An other important change between Varnish 2.0 and 2.1 is the removal of the object workspace. The most immediate effect of this is that you will have to write "beresp" instead of "obj" in the vcl_fetch part of your VCL. The bigger consequence is that you no longer have a obj_workspace parameter and all work previously done in obj_workspace is now done in sess_workspace, then Varnish allocates exactly as much space as it needs for the object once it's finished. This should save you some memory on large data sets.

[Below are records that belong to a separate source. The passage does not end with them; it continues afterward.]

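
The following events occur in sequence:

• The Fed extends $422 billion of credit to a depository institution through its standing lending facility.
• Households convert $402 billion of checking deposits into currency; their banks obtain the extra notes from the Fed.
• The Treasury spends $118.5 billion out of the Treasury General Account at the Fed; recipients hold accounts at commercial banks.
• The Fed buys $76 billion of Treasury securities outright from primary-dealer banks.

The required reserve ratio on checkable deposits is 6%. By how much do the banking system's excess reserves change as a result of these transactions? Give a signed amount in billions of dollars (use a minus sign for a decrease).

Discount-window loan $422 billion: reserves +$422B, deposits 0.
Currency withdrawal $402 billion: reserves −$402B, deposits −$402B.
Government spending $118.5 billion: reserves +$118.5B, deposits +$118.5B.
OMO purchase (from banks) $76 billion: reserves +$76B, deposits 0.
Totals: Δreserves = +$214.5B, Δdeposits = −$283.5B.
Δrequired reserves = 6% × −$283.5B = −$17.01B.
Δexcess reserves = Δreserves − Δrequired = +$214.5B − (−$17.01B) = +$231.51 billion.

+$231.51 billion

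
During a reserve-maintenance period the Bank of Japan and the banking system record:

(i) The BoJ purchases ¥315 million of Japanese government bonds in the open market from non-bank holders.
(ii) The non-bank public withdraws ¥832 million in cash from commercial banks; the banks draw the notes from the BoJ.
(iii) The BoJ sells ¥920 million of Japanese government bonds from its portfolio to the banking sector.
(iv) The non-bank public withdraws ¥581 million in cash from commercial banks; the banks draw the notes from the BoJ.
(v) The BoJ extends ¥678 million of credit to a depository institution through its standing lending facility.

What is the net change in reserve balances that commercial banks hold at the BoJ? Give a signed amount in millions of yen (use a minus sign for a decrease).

-¥1340 million

BoJ balance sheet:
  Assets:      Securities −¥605M, Loans to banks +¥678M
  Liabilities: Bank reserves −¥1340M, Currency in circulation +¥1413M
So the change in reserve balances that commercial banks hold at the BoJ is -¥1340 million.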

Now, there are several other changes, but most of them are internal. This is partly to make way for persistent storage, and also for general house-keeping. An other important reason why the perceived difference between Varnish 2.0.6 and 2.1 is not that big is that many of the features that were written for Varnish 2.1 were ported to Varnish 2.0. This includes new purging mechanisms, saint mode, resets in vcl_error and numerous bug fixes.
We are still working on persistent storage. It is available in Varnish 2.1 as an experimental feature, but it is missing certain key aspects - like LRU support. You can compare this to how critbit evolved: Critbit was available in Varnish 2.0, but not stable. We used the 2.0 release to fine tune critbit, and we will use 2.1 to improve persistent storage.

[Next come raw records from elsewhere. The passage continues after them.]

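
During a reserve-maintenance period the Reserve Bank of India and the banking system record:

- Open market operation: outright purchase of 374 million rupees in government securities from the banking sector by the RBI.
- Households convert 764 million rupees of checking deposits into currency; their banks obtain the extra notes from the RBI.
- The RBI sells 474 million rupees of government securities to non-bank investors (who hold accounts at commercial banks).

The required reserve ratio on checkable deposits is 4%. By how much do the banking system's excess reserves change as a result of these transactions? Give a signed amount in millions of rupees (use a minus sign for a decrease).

OMO purchase (from banks) 374 million rupees: reserves +374M, deposits 0.
Currency withdrawal 764 million rupees: reserves −764M, deposits −764M.
Asset sale (to non-banks) 474 million rupees: reserves −474M, deposits −474M.
Totals: Δreserves = −864M, Δdeposits = −1238M.
Δrequired reserves = 4% × −1238M = −49.52M.
Δexcess reserves = Δreserves − Δrequired = −864M − (−49.52M) = -814.48 million.

-814.48 million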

For Varnish 2.1.4, I will be merging the DNS director, which has been ready for some time now. I wanted to investigate some reports of memory leaks before I merged it, and those seem to be debunked now.
I will also be merging my return(refresh) code, which is fairly simple stuff. All it does is "guarantee" a cache miss, even if there is valid content in the cache. The use-case for this is when you update content and want to control who does the initial waiting. The typical example is when your front page updates, you send a script to it with a magic header (X-Refresh: Yes, for instance), then you look for that in VCL and make sure the client is coming from an allowed IP (if (client.ip ~ purgers), for example) and issue return(refresh), which will (oddly enough) refresh the content. Your clients wont have to wait and the front-page is updated immediately.
In the longer run, we are also looking at proper support for gzip. For the uninitiated, it should be emphasized that for normal operation, Varnish doesn't need to support gzip. Normally, Varnish will simply forward the Accept-Encoding header to the web server, which will compress the content as it sees fit and return it with a Vary header. That way, Varnish can deliver compressed content without having to compress it itself. This works fine, until you introduce Edge Side Includes (ESI) into the mix. With ESI, Varnish has to parse the content returned to check for ESI commands, and it can't do that if the content is compressed. So today, Varnish only supports uncompressed ESI. We wish to solve that. Properly.
I am sure I have forgotten some key elements, but this should hopefully be enough to make this a worth-while read.